Figure 2. Real-time reverse transcription–template dependent multiple displacement amplification (RT-tdMDA) using three hepatitis C virus (HCV) patient serum samples and a negative control (H₂O)

These samples covered the range of the RNA yield extracted from 200 μL serum (7.5–19.2 ng), as quantitated in the final 14 μL of elution by the QIAGEN miRNA kit prior to HL-DNase digestion. An aliquot of 10.6 μL RNA was used for RT in a reaction containing 200 U SuperScript III, 80 μM 5′-end-blocked random pentamer primer (5′-/iSpC3/NNN*N*N-3′; asterisks denote phosphorothioate bonds), and 2 mM dNTPs in a 20-μL volume. An aliquot of 4 μL of the RT reaction was used in a 40-μL tdMDA reaction containing 300 U phi29 DNA polymerase (Epicentre), 80 μM primer, and 0.1× SYBR Green I (Thermo Fisher Scientific). The reaction was incubated at 28°C for 24 h on the ABI TaqMan 7500, in which fluorescent intensities were monitored through the SYBR Green channel. Estimated amount of cDNA input in tdMDA = [10.6 / (14 + 0.5 (HL-DNase) + 1.4 (buffer)] × [total RNA amount] × 0.2. Template-independent amplification was completely inhibited, as indicated by the negative control.

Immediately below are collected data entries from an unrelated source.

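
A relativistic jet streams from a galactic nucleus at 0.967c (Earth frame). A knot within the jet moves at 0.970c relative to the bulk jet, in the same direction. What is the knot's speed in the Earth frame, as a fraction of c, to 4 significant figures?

Relativistic velocity addition: u = (u' + v)/(1 + u'v/c²)
= (0.970 + 0.967)/(1 + 0.970×0.967) = 1.937/1.93799 = 0.9995

u ≈ 0.9995c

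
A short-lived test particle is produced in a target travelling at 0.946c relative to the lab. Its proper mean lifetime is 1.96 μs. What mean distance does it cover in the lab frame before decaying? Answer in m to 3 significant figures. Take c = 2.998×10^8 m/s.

γ = 1/√(1 − 0.946²) = 3.0848
Dilated lifetime: Δt = γτ₀ = 3.0848 × 1.96 μs = 6.0463 μs
d = vΔt = 0.946c × 6.0463 μs = 2.8361×10^8 m/s × 6.0463×10^-6 s = 1710 m

d ≈ 1710 m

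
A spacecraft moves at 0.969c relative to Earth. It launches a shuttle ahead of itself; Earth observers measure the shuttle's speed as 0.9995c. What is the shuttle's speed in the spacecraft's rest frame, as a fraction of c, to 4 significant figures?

u' ≈ 0.9687c

Inverse velocity addition: u' = (u − v)/(1 − uv/c²)
= (0.9995 − 0.969)/(1 − 0.9995×0.969) = 0.03050/0.0314845 = 0.9687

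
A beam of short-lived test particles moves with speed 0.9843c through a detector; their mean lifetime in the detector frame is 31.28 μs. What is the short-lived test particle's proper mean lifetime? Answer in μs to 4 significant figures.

τ₀ ≈ 5.521 μs

γ = 1/√(1 − 0.9843²) = 5.66561
Proper time: τ₀ = Δt/γ = 31.28/5.66561 = 5.521 μs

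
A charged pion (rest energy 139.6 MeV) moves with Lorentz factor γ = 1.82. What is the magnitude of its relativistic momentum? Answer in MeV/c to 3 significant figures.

β = √(1 − 1/γ²) = √(1 − 1/1.82²) = 0.83553
p = γβm₀c = 1.82 × 0.83553 × 139.6 MeV/c = 212 MeV/c

p ≈ 212 MeV/c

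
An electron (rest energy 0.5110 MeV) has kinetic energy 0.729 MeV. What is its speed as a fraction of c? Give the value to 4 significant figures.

β ≈ 0.9111

γ = 1 + K/(m₀c²) = 1 + 0.729/0.5110 = 2.42661
β = √(1 − 1/γ²) = 0.9111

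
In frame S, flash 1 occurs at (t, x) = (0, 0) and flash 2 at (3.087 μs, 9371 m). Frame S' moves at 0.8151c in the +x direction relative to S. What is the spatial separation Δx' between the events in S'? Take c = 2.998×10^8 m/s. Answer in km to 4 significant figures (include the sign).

Δx' ≈ 14.87 km

γ = 1/√(1 − 0.8151²) = 1.72616
Δx' = γ(Δx − vΔt) = 1.72616 × (9371 m − 0.8151×(2.998×10^8 m/s)×3.087×10^-6 s)
= 1.72616 × (8616.64 m) = 14.87 km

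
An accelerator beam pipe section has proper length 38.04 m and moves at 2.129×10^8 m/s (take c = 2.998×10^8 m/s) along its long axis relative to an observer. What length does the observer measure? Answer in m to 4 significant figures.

L ≈ 26.78 m

β = v/c = 2.129×10^8 / 2.998×10^8 = 0.710140
γ = 1/√(1 − 0.710140²) = 1.42033
Length contraction: L = L₀/γ = 38.04/1.42033 = 26.78 m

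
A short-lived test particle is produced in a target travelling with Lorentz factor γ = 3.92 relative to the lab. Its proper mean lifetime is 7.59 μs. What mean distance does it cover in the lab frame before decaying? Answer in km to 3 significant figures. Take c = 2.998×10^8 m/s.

d ≈ 8.62 km

β = √(1 − 1/γ²) = √(1 − 1/3.92²) = 0.96691
Dilated lifetime: Δt = γτ₀ = 3.92 × 7.59 μs = 29.753 μs
d = vΔt = 0.96691c × 29.753 μs = 2.8988×10^8 m/s × 2.9753×10^-5 s = 8.62 km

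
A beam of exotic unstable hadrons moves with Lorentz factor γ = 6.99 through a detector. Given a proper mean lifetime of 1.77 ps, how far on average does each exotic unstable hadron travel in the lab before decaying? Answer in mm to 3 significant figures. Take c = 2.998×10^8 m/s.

β = √(1 − 1/γ²) = √(1 − 1/6.99²) = 0.98971
Dilated lifetime: Δt = γτ₀ = 6.99 × 1.77 ps = 12.372 ps
d = vΔt = 0.98971c × 12.372 ps = 2.9672×10^8 m/s × 1.2372×10^-11 s = 3.67 mm

d ≈ 3.67 mm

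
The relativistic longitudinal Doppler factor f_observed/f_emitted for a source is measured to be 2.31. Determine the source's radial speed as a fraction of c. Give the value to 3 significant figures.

β ≈ 0.684

f_obs/f_src = √((1+β)/(1−β)) = 2.31  ⇒  (1+β)/(1−β) = 5.3361
β = |1 − D²|/(1 + D²) = |1 − 5.3361|/(1 + 5.3361) = 0.684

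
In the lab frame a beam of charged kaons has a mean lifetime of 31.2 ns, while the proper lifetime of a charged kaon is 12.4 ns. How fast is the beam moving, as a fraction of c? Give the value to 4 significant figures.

γ = Δt/τ₀ = 31.2/12.4 = 2.51613
β = √(1 − 1/γ²) = √(1 − 1/2.51613²) = 0.9176

β ≈ 0.9176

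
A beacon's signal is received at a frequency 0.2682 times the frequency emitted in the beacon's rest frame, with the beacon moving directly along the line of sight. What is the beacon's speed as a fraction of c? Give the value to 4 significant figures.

β ≈ 0.8658

f_obs/f_src = √((1−β)/(1+β)) = 0.2682  ⇒  (1−β)/(1+β) = 0.0719312
β = |1 − D²|/(1 + D²) = |1 − 0.0719312|/(1 + 0.0719312) = 0.8658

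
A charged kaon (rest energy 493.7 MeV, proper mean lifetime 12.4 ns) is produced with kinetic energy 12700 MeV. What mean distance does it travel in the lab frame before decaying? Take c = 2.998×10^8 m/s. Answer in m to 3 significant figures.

d ≈ 99.3 m

γ = 1 + K/(m₀c²) = 1 + 12700/493.7 = 26.724
β = √(1 − 1/γ²) = 0.99930
Dilated lifetime: γτ₀ = 26.724 × 12.4 ns = 331.38 ns
d = βc·γτ₀ = 0.99930 × (2.998×10^8 m/s) × 3.3138×10^-7 s = 99.3 m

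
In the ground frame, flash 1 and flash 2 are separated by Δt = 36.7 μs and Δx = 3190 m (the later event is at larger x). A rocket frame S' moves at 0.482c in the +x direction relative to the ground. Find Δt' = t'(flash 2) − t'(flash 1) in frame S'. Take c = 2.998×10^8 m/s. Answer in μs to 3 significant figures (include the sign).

Δt' ≈ 36.0 μs

γ = 1/√(1 − 0.482²) = 1.1413
Δt' = γ(Δt − vΔx/c²) = 1.1413 × (36.7 μs − 0.482×3190 m / (2.998×10^8 m/s))
= 1.1413 × (31.571 μs) = 36.0 μs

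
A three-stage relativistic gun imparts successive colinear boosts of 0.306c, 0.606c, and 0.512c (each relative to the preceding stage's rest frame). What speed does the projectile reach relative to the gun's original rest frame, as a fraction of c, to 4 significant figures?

u ≈ 0.9192c

Compose boost 2: (0.606 + 0.306)/(1 + 0.606×0.306) = 0.9120/1.18544 = 0.769337
Compose boost 3: (0.512 + 0.769337)/(1 + 0.512×0.769337) = 1.28134/1.39390 = 0.9192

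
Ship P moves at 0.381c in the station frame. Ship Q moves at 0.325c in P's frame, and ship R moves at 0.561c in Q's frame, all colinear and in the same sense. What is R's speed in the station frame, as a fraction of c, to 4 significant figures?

u ≈ 0.8793c

Compose boost 2: (0.325 + 0.381)/(1 + 0.325×0.381) = 0.7060/1.12383 = 0.628212
Compose boost 3: (0.561 + 0.628212)/(1 + 0.561×0.628212) = 1.18921/1.35243 = 0.8793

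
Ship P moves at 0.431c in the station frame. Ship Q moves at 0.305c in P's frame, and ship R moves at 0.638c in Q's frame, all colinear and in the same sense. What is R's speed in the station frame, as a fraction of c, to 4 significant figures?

u ≈ 0.9106c

Compose boost 2: (0.305 + 0.431)/(1 + 0.305×0.431) = 0.7360/1.13145 = 0.650490
Compose boost 3: (0.638 + 0.650490)/(1 + 0.638×0.650490) = 1.28849/1.41501 = 0.9106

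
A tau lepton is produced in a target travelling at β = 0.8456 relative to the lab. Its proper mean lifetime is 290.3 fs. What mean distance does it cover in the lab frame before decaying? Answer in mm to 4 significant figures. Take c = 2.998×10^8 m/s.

γ = 1/√(1 − 0.8456²) = 1.87330
Dilated lifetime: Δt = γτ₀ = 1.87330 × 290.3 fs = 543.819 fs
d = vΔt = 0.8456c × 543.819 fs = 2.53511×10^8 m/s × 5.43819×10^-13 s = 0.1379 mm

d ≈ 0.1379 mm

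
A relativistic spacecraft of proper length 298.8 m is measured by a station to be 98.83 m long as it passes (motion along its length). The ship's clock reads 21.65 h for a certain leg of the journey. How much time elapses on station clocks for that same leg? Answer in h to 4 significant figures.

Δt ≈ 65.46 h

Length contraction ⇒ γ = L₀/L = 298.8/98.83 = 3.02337
Time dilation: Δt = γτ₀ = 3.02337 × 21.65 h = 65.46 h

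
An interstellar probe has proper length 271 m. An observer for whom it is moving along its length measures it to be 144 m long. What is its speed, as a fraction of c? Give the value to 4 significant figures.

γ = L₀/L = 271/144 = 1.88194
β = √(1 − 1/γ²) = 0.8471

β ≈ 0.8471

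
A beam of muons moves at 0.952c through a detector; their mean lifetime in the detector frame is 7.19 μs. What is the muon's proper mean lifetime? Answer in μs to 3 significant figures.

γ = 1/√(1 − 0.952²) = 3.2669
Proper time: τ₀ = Δt/γ = 7.19/3.2669 = 2.20 μs

τ₀ ≈ 2.20 μs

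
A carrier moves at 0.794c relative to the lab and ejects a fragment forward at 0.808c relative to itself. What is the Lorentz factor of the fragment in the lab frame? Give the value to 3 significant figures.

γ ≈ 4.58

u_lab = (0.808 + 0.794)/(1 + 0.808×0.794) = 1.602/1.64155 = 0.975906
γ = 1/√(1 − 0.975906²) = 4.58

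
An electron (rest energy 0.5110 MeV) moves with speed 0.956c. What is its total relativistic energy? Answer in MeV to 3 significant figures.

E ≈ 1.74 MeV

γ = 1/√(1 − 0.956²) = 3.4087
E = γm₀c² = 3.4087 × 0.5110 MeV = 1.74 MeV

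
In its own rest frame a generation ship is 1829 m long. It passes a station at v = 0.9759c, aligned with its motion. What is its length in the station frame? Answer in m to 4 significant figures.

L ≈ 399.1 m

γ = 1/√(1 − 0.9759²) = 4.58257
Length contraction: L = L₀/γ = 1829/4.58257 = 399.1 m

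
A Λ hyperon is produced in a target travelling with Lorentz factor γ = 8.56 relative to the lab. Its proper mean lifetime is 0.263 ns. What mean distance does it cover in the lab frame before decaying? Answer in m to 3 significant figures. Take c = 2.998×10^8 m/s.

β = √(1 − 1/γ²) = √(1 − 1/8.56²) = 0.99315
Dilated lifetime: Δt = γτ₀ = 8.56 × 0.263 ns = 2.2513 ns
d = vΔt = 0.99315c × 2.2513 ns = 2.9775×10^8 m/s × 2.2513×10^-9 s = 0.670 m

d ≈ 0.670 m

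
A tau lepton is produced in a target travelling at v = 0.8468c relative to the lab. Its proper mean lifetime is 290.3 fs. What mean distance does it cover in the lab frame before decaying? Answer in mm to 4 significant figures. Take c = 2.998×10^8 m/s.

γ = 1/√(1 − 0.8468²) = 1.88001
Dilated lifetime: Δt = γτ₀ = 1.88001 × 290.3 fs = 545.768 fs
d = vΔt = 0.8468c × 545.768 fs = 2.53871×10^8 m/s × 5.45768×10^-13 s = 0.1386 mm

d ≈ 0.1386 mm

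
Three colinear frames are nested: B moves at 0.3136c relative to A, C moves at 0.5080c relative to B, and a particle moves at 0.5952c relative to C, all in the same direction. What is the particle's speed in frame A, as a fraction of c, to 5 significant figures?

Compose boost 2: (0.5080 + 0.3136)/(1 + 0.5080×0.3136) = 0.82160/1.159309 = 0.7086981
Compose boost 3: (0.5952 + 0.7086981)/(1 + 0.5952×0.7086981) = 1.303898/1.421817 = 0.91706

u ≈ 0.91706c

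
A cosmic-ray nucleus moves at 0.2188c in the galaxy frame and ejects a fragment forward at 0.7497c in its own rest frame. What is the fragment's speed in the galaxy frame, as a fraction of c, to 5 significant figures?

u ≈ 0.83202c

Compose boost 2: (0.7497 + 0.2188)/(1 + 0.7497×0.2188) = 0.96850/1.164034 = 0.83202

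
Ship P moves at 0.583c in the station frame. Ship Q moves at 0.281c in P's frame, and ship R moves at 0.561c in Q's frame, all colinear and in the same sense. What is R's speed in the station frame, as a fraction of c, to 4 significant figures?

u ≈ 0.9202c

Compose boost 2: (0.281 + 0.583)/(1 + 0.281×0.583) = 0.8640/1.16382 = 0.742381
Compose boost 3: (0.561 + 0.742381)/(1 + 0.561×0.742381) = 1.30338/1.41648 = 0.9202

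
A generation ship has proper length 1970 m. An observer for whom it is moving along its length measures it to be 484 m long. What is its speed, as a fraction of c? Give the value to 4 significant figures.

β ≈ 0.9693

γ = L₀/L = 1970/484 = 4.07025
β = √(1 − 1/γ²) = 0.9693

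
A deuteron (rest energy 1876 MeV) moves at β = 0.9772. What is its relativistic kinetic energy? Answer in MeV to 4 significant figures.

γ = 1/√(1 − 0.9772²) = 4.70985
K = (γ − 1)m₀c² = (4.70985 − 1) × 1876 MeV = 3.70985 × 1876 MeV = 6960 MeV

K ≈ 6960 MeV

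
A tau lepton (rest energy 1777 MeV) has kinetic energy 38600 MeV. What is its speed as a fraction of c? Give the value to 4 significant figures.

γ = 1 + K/(m₀c²) = 1 + 38600/1777 = 22.7220
β = √(1 − 1/γ²) = 0.9990

β ≈ 0.9990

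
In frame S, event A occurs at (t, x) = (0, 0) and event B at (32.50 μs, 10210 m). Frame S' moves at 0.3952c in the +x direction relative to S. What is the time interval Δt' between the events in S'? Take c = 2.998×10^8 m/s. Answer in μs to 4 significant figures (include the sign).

Δt' ≈ 20.73 μs

γ = 1/√(1 − 0.3952²) = 1.08862
Δt' = γ(Δt − vΔx/c²) = 1.08862 × (32.50 μs − 0.3952×10210 m / (2.998×10^8 m/s))
= 1.08862 × (19.0411 μs) = 20.73 μs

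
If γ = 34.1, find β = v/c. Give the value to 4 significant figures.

β ≈ 0.9996

β = √(1 − 1/γ²) = √(1 − 1/34.1²) = √(0.999140) = 0.9996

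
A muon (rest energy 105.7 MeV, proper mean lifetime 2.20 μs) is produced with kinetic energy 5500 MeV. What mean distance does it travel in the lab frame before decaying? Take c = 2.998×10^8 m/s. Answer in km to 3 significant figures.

d ≈ 35.0 km

γ = 1 + K/(m₀c²) = 1 + 5500/105.7 = 53.034
β = √(1 − 1/γ²) = 0.99982
Dilated lifetime: γτ₀ = 53.034 × 2.20 μs = 116.67 μs
d = βc·γτ₀ = 0.99982 × (2.998×10^8 m/s) × 0.00011667 s = 35.0 km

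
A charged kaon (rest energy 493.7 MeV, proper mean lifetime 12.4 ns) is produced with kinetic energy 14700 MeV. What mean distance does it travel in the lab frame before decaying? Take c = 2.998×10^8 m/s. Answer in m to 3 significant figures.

d ≈ 114 m

γ = 1 + K/(m₀c²) = 1 + 14700/493.7 = 30.775
β = √(1 − 1/γ²) = 0.99947
Dilated lifetime: γτ₀ = 30.775 × 12.4 ns = 381.61 ns
d = βc·γτ₀ = 0.99947 × (2.998×10^8 m/s) × 3.8161×10^-7 s = 114 m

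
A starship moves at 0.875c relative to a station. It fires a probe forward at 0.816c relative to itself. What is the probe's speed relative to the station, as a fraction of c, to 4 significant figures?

u ≈ 0.9866c

Relativistic velocity addition: u = (u' + v)/(1 + u'v/c²)
= (0.816 + 0.875)/(1 + 0.816×0.875) = 1.691/1.71400 = 0.9866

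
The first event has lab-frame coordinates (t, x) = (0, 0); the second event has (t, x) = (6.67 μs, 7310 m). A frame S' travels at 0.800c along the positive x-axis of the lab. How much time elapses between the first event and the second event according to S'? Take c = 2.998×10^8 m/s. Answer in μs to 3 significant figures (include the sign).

Δt' ≈ -21.4 μs

γ = 1/√(1 − 0.800²) = 1.6667
Δt' = γ(Δt − vΔx/c²) = 1.6667 × (6.67 μs − 0.800×7310 m / (2.998×10^8 m/s))
= 1.6667 × (-12.836 μs) = -21.4 μs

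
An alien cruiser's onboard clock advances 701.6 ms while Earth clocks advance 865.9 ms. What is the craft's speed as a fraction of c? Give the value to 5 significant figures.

γ = Δt/τ₀ = 865.9/701.6 = 1.234179
β = √(1 − 1/γ²) = √(1 − 1/1.234179²) = 0.58608

β ≈ 0.58608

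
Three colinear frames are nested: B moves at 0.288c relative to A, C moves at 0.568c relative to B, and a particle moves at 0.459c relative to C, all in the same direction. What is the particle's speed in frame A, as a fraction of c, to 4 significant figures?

Compose boost 2: (0.568 + 0.288)/(1 + 0.568×0.288) = 0.8560/1.16358 = 0.735658
Compose boost 3: (0.459 + 0.735658)/(1 + 0.459×0.735658) = 1.19466/1.33767 = 0.8931

u ≈ 0.8931c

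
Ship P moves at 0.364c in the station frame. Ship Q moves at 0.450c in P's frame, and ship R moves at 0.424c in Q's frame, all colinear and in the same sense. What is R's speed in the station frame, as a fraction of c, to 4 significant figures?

u ≈ 0.8665c

Compose boost 2: (0.450 + 0.364)/(1 + 0.450×0.364) = 0.8140/1.16380 = 0.699433
Compose boost 3: (0.424 + 0.699433)/(1 + 0.424×0.699433) = 1.12343/1.29656 = 0.8665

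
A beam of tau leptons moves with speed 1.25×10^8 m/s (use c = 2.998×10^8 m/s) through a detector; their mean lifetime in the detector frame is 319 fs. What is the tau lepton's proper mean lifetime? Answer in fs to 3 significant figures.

β = v/c = 1.25×10^8 / 2.998×10^8 = 0.41694
γ = 1/√(1 − 0.41694²) = 1.1002
Proper time: τ₀ = Δt/γ = 319/1.1002 = 290 fs

τ₀ ≈ 290 fs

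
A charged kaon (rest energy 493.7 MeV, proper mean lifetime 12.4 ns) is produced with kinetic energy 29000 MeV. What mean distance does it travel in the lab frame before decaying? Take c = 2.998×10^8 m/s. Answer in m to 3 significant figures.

γ = 1 + K/(m₀c²) = 1 + 29000/493.7 = 59.740
β = √(1 − 1/γ²) = 0.99986
Dilated lifetime: γτ₀ = 59.740 × 12.4 ns = 740.78 ns
d = βc·γτ₀ = 0.99986 × (2.998×10^8 m/s) × 7.4078×10^-7 s = 222 m

d ≈ 222 m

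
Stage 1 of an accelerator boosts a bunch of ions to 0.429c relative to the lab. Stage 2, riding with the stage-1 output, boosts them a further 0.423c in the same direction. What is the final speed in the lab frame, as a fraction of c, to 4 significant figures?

Compose boost 2: (0.423 + 0.429)/(1 + 0.423×0.429) = 0.8520/1.18147 = 0.7211

u ≈ 0.7211c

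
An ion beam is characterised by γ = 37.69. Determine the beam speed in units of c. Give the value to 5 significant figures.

β = √(1 − 1/γ²) = √(1 − 1/37.69²) = √(0.9992960) = 0.99965

β ≈ 0.99965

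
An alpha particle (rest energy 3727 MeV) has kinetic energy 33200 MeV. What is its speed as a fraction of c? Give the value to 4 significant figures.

β ≈ 0.9949

γ = 1 + K/(m₀c²) = 1 + 33200/3727 = 9.90797
β = √(1 − 1/γ²) = 0.9949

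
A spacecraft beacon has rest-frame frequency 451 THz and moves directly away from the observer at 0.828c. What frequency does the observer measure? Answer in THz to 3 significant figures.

Relativistic Doppler: f_obs = f_src √((1−β)/(1+β))
= 451 × √(0.17200/1.8280) = 451 × 0.30674 = 138 THz

f_obs ≈ 138 THz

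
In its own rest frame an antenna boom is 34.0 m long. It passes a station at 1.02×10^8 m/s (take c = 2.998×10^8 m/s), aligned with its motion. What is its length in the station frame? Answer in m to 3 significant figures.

β = v/c = 1.02×10^8 / 2.998×10^8 = 0.34023
γ = 1/√(1 − 0.34023²) = 1.0634
Length contraction: L = L₀/γ = 34.0/1.0634 = 32.0 m

L ≈ 32.0 m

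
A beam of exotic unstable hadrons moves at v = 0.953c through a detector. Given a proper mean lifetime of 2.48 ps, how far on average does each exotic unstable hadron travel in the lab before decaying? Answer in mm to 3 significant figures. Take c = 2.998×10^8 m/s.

γ = 1/√(1 − 0.953²) = 3.3007
Dilated lifetime: Δt = γτ₀ = 3.3007 × 2.48 ps = 8.1856 ps
d = vΔt = 0.953c × 8.1856 ps = 2.8571×10^8 m/s × 8.1856×10^-12 s = 2.34 mm

d ≈ 2.34 mm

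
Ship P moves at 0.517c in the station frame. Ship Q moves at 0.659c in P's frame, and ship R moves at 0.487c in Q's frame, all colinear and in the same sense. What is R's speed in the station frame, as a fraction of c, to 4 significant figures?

u ≈ 0.9558c

Compose boost 2: (0.659 + 0.517)/(1 + 0.659×0.517) = 1.176/1.34070 = 0.877152
Compose boost 3: (0.487 + 0.877152)/(1 + 0.487×0.877152) = 1.36415/1.42717 = 0.9558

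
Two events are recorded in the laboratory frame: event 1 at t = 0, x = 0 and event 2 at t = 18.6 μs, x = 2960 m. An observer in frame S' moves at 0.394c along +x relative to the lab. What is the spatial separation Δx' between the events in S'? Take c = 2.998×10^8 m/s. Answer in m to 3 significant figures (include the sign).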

Figure 3. Transcriptome sequencing of circulating RNA

(A) RNA extracted from seven patient serum samples was amplified using real-time reverse transcription–template dependent multiple displacement amplification (RT-tdMDA). Lanes 1–2: negative control (water); Lanes 3–9: seven hepatitis C virus (HCV) and hepatocellular carcinoma (HCC) patient serum samples; M: lambda DNA/HindIII marker. (B) Comparisons of the percentages of unmapped reads and TopHat mapping rates between tdMDA and regular MDA. (C) Differential gene expression (DGE) analysis in edgeR identified 457 genes showing ≥2 fold changes either up- (n = 424) or down-regulation (n = 23) in the HCC group. (D) Unsupervised clustering analysis among HCV and HCC patients based on the leading log-fold-change of detected gene transcripts.